Eschewing the current zeitgeist that sees magazine design largely informed by what’s happening online, Medelsund and Munday turned toward tradition. The redesign makes use of classical grids and typography, and the team even created a suite of custom engraving-style adornments based on The Atlantic’s nautical vernacular.
Mendelsund explains “we weren’t borrowing tropes from the digital space, trying to bully the reader’s attention. For us as designers, we wanted to capture the classicism and historical continuity of the magazine while presenting something new. You don’t want to create something fusty and old-fashioned, though you do want to remind people we’re one of the longest-lived magazines in the country.”
“It was more about the process of distillation—how do we capture the spirit and history here—than about how do we make a cool magazine that will stand out among magazines now,” adds Munday. “We did less looking around and more looking within.”
A for Atlantic
And then there’s the single-letter logo, the most striking aspect of the redesign. The magazine’s last full redesign happened in 2009, and during that time the team had pulled an old wordmark, which was then redrawn. “It was a very deliberate and direct gesture to history,” says Munday.
With the current redesign, Mendelsund and Munday took a bolder step. The single A was “the first thing we tried, and there was a brief moment of excitement between the two of us,” says Medelsund. They then “closed the document, tried ... over a hundred different logos and compositions of the cover as a starting point, and made our way back there.”
You might notice that unlike the previous italicized wordmark, the A is now in roman, or normal, type. The upright letter conveys more authority, Mendelsund says. “Italics are typically not meant to work as a main graphical components but rather call attention in a body of text that is upright.”

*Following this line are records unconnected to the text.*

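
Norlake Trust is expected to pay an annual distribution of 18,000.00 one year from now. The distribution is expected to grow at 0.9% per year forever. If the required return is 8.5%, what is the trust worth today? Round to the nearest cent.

236842.11

Growing perpetuity: P = D₁ / (r − g) = 18,000.0000 / (0.085 − 0.009) = 236,842.11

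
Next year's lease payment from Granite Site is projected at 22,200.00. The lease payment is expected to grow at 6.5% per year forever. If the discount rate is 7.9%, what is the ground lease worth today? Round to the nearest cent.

Growing perpetuity: P = D₁ / (r − g) = 22,200.0000 / (0.079 − 0.065) = 1,585,714.29

1585714.29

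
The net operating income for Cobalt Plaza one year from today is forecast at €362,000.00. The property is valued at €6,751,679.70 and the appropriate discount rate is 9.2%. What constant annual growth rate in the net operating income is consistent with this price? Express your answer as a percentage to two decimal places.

3.84%

P = D₁/(r−g) ⇒ g = r − D₁/P = 0.092 − €362,000.00/€6,751,679.70 = 0.038384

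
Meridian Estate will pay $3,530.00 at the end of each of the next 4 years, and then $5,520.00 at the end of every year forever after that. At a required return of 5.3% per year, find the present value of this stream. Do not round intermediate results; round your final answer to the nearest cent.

$97143.40

PV of 4-year annuity: $3,530.00 × [1 − (1+0.053)^−4] / 0.053 = 12430.46618
Perpetuity value at year 4: $5,520.00 / 0.053 = 104150.94340
PV of perpetuity: 104150.94340 / (1+0.053)^4 = 84712.93395
Total PV = 12430.46618 + 84712.93395 = 97143.40014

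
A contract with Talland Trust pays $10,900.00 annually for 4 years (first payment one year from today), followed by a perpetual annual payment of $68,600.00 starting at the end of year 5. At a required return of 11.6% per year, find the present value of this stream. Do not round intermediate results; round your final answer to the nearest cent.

$414637.52

PV of 4-year annuity: $10,900.00 × [1 − (1+0.116)^−4] / 0.116 = 33387.96367
Perpetuity value at year 4: $68,600.00 / 0.116 = 591379.31034
PV of perpetuity: 591379.31034 / (1+0.116)^4 = 381249.55731
Total PV = 33387.96367 + 381249.55731 = 414637.52099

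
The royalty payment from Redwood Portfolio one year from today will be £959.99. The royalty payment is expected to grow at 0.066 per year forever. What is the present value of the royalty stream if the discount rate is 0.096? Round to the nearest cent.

£31999.67

Growing perpetuity: P = D₁ / (r − g) = £959.9900 / (0.096 − 0.066) = £31,999.67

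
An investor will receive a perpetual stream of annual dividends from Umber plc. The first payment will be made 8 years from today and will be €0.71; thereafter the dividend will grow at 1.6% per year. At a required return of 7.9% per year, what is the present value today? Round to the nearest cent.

€6.62

Value at end of year 7: C₁ / (r − g) = €0.71 / (0.079 − 0.016) = €11.2698
Discount to today: PV = €11.2698 / (1 + 0.079)^7 = €11.2698 / 1.702747 = €6.62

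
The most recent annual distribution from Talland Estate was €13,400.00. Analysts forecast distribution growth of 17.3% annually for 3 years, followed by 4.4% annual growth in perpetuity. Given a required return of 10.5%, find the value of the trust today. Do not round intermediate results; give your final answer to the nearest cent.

€319689.71

D_1 = 15718.20000
D_2 = 18437.44860
D_3 = 21627.12721
Terminal value at year 3: TV = D_3×(1+g_2)/(r−g_2) = 22578.72080/0.061 = 370142.96402
P_0 = D_1/(1+r)^1 + D_2/(1+r)^2 + D_3/(1+r)^3 + TV/(1+r)^3
    = 14224.61538 + 15099.97633 + 16029.20564 + 274335.91299 = 319689.71035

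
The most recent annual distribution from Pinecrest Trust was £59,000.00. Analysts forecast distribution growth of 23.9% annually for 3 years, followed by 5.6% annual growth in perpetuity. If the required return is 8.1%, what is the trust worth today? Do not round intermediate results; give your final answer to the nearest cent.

£3986398.25

D_1 = 73101.00000
D_2 = 90572.13900
D_3 = 112218.88022
Terminal value at year 3: TV = D_3×(1+g_2)/(r−g_2) = 118503.13751/0.025 = 4740125.50054
P_0 = D_1/(1+r)^1 + D_2/(1+r)^2 + D_3/(1+r)^3 + TV/(1+r)^3
    = 67623.49676 + 77507.41211 + 88835.97003 + 3752431.37403 = 3986398.25293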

As for the typeface, “we started with a condensed capital A that pointed toward an old version of The Atlantic logo drawn by Boston Type Foundry in the mid-19th century,” Munday explains. At first, it wasn’t quite right, so they made some adjustments. “We needed something that felt weightier or slightly more bespoke.” The design team added a notch to the top of the A and adjusted the feet. They then hired typographer Jeremy Mickel for final refinement.
That process also led to the creation of a new custom Atlantic condensed typeface, a full alphabet based on the original Boston Type Foundry sample used for the A, which will now be used throughout the magazine’s feature well.
As with many rebrands today, the A also fulfills the role of representing the brand succinctly in shrinking media spaces. “At first, when Peter and Oliver started talking about this, I was intrigued and a bit shocked at how different that would be,” says Goldberg. “But Peter pulled out his phone and went to our app, and it turns out that we’re using it as a mark already. The argument had a powerful logic to it—we want to associate The Atlantic with the simplest, most beautiful mark possible, and it turns out we were already leaning on that A in a lot of ways.”
Literary fans might also appreciate the A’s serendipitous nod to the magazine’s roots, Goldberg adds. One of the magazine’s earliest writers was Nathaniel Hawthorne, who served as a civil war correspondent and arguably is most famously known as the author of “The Scarlet Letter.”
Overall, Goldberg believes the redesign represents a marriage of “elegance and urgency,” he says. “One of the things I was worried about was that it would feel too stately, too still, but this feels like a magazine that’s on top of the main issues of the day, while using art in interesting and contemporary ways to help the stories make their point.”